Previously, a copy of the contract giving rise to the taxable income, along with a contract registration record form and other relevant documents, had to be submitted to the authorized tax bureau for record-fling within 30 days of signing the contract. All documentation, including those originally in a foreign language, had to be translated into Chinese. This procedure applied to each subsequent revision, supplement, or extension of the contract.
Circular 37 reduced the burden on the withholding agent for record-filing, except in limited situations provided in other specific regulations such as SAT and SAFE Announcement  No.40. The competent tax authorities still have the right to request the contract from the agent.
- The additional reporting requirement for income paid by installment is canceled.
Previously, for income paid by installment, the withholding agent should, within 15 days prior to making the last payment, report to the authorized tax bureau the details of all completed payments in order to complete a tax withholding clearance.
Circular 37 canceled this reporting requirement.
- The arising time of withholding obligation is revised.

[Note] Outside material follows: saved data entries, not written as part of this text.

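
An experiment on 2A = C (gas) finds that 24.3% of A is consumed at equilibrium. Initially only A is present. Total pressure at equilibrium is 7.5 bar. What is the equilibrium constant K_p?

Basis: 1 mol A initially; let X = conversion of A. Extent ξ = 0.5X.
At extent ξ: n_A = 1 − X; n_C = 0.5X.
Total moles n_T = 1 − 0.5X.
At X = 0.243: n_A = 0.757, n_C = 0.121, n_T = 0.879.
p_i = (n_i/n_T)·P. K_p = p_C / (p_A^2) = 0.0248 bar^-1.

K_p = 0.0248 bar^-1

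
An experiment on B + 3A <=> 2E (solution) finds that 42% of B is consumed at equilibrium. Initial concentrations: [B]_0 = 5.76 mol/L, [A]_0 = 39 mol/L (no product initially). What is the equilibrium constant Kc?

Kc = 0.000219 (mol/L)^-2

Let X = conversion of B.
Concentrations: [B] = 5.76 − 5.76X; [A] = 39 − 17.3X; [E] = 11.5X.
At X = 0.42: [B] = 3.34, [A] = 31.7, [E] = 4.84.
Kc = [E]^2 / ([B] [A]^3) = 0.000219 (mol/L)^-2.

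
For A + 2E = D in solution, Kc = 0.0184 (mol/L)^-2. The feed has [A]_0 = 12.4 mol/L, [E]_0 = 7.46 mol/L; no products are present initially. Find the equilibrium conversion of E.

X = 0.557

Let X = conversion of E; extent ξ = 7.46X/2 mol/L.
Concentrations: [A] = 12.4 − 3.73X; [E] = 7.46 − 7.46X; [D] = 3.73X.
Kc = [D] / ([A] [E]^2).
Solving Kc = 0.0184 for X ∈ (0,1): X = 0.557.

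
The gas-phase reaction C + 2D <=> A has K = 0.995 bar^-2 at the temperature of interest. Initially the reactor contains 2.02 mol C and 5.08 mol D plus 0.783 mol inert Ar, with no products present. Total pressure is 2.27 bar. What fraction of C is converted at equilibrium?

Basis: 2.02 mol C initially; let X = conversion of C. Extent ξ = 2.02X.
Species balance: n_C = 2.02 − 2.02X; n_D = 5.08 − 4.04X; n_A = 2.02X; n_I = 0.783 (inert).
n_T = Σnᵢ = 7.88 − 4.04X.
With p_i = (n_i/n_T)P, K = p_A / (p_C p_D^2).
Substituting and setting equal to 0.995 bar^-2 gives a polynomial in X; the root in (0,1) is X = 0.562.

X = 0.562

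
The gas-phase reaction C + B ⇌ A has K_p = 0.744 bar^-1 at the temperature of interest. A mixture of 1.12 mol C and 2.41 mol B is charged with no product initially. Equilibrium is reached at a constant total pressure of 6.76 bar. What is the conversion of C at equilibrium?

Take 1.12 mol C as basis and let X be its fractional conversion, so ξ = 1.12X.
Moles: n_C = 1.12 − 1.12X; n_B = 2.41 − 1.12X; n_A = 1.12X.
Total moles n_T = 3.53 − 1.12X.
Mole fractions y_i = n_i/n_T; K_p = p_A / (p_C p_B) with p_i = y_i·P.
Equating to 0.744 bar^-1 and solving on 0 < X < 1: X = 0.746.

X = 0.746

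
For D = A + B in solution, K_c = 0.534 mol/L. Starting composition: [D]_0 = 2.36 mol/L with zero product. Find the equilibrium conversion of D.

X = 0.376

Let X = conversion of D; extent ξ = 2.36·X mol/L.
Concentrations: [D] = 2.36 − 2.36X; [A] = 2.36X; [B] = 2.36X.
K_c = [A] [B] / ([D]).
Setting equal to 0.534 and solving for X on (0,1) gives X = 0.376.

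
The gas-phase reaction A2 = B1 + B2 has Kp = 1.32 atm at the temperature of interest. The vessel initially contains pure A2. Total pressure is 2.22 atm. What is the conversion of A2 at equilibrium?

X = 0.611

Let X = conversion of A2 (basis 1 mol A2); extent of reaction ξ = X.
At extent ξ: n_A2 = 1 − X; n_B1 = X; n_B2 = X.
Total moles n_T = 1 + X.
Mole fractions y_i = n_i/n_T; Kp = p_B1 p_B2 / (p_A2) with p_i = y_i·P.
Setting this equal to 1.32 atm and taking the physical root (0 < X < 1) gives X = 0.611.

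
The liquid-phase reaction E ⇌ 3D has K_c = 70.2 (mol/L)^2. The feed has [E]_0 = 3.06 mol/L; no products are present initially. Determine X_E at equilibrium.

X = 0.513

Let X = conversion of E; extent ξ = 3.06·X mol/L.
Concentrations: [E] = 3.06 − 3.06X; [D] = 9.18X.
K_c = [D]^3 / ([E]).
Setting equal to 70.2 and solving for X on (0,1) gives X = 0.513.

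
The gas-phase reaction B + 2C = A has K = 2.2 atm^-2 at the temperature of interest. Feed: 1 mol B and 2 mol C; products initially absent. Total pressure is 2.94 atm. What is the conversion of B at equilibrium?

Let X = conversion of B (basis 1 mol B); extent of reaction ξ = X.
Moles: n_B = 1 − X; n_C = 2 − 2X; n_A = X.
Summing: n_T = 3 − 2X.
With p_i = (n_i/n_T)P, K = p_A / (p_B p_C^2).
This yields a degree-3 equation in X; solving on (0,1), X = 0.715.

X = 0.715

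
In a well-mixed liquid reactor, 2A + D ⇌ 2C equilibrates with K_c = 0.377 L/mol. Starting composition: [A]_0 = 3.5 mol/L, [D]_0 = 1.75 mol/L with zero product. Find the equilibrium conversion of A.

X = 0.388

Let X = conversion of A; extent ξ = 3.5X/2 mol/L.
Concentrations: [A] = 3.5 − 3.5X; [D] = 1.75 − 1.75X; [C] = 3.5X.
K_c = [C]^2 / ([A]^2 [D]).
Equating to 0.377 L/mol: the physical root is X = 0.388.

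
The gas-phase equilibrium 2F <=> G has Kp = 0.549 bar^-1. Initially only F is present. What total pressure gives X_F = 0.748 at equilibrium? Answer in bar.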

Previously, the arising time of withholding obligations on equity investment income, such as dividends bonuses, should be the day on which the distribution decision was made by the board of directors or the actual payment date, whichever is earlier.
Circular 37 clarified that the time of withholding obligation arising on equity investment income should be the actual payment date.
Further, Circular 37 added that, where income of asset transfer is paid by installments, the installments can first be treated as recovery of costs of previous investments, and the withholding CIT can be calculated and withheld upon recovery of all costs, i.e. upon receiving the last installment.
- The due date of the payment of withholding tax is relaxed.
Previously, the withholding agent had to file and pay withholding obligations to tax authorities within seven days of withholding obligations arising. And where the withholding agent failed to withhold tax or was unable to do so, non-resident enterprises should file and pay withholding tax to the tax authorities, where the income was derived within seven days from the date the payment is made by the withholding agent or from the date the payment becomes payable. If non-resident enterprises failed to pay as well, late payment interest would be imposed.
Circular 37 provided a more beneficial new rule. Where the non-resident enterprise has filed and paid tax before the tax authorities order it to make payment within a stipulated period, the enterprise shall be deemed to have paid tax on time. In this case, late payment interest will not be levied.
In addition, Circular 37 provides for greater cooperation among different tax bureaus to improve the business environment. For example, when the non-resident enterprise generates income from different tax regions, the withholding agent can choose to pay tax to just one of the relevant tax bureaus.
Moreover, Circular 37 clarifies other issues relating to the calculation of taxable income, such as the foreign exchange rule in calculation, the retrospective effect of certain rules, as well as how to calculate taxable income in equity transfer and asset transfer.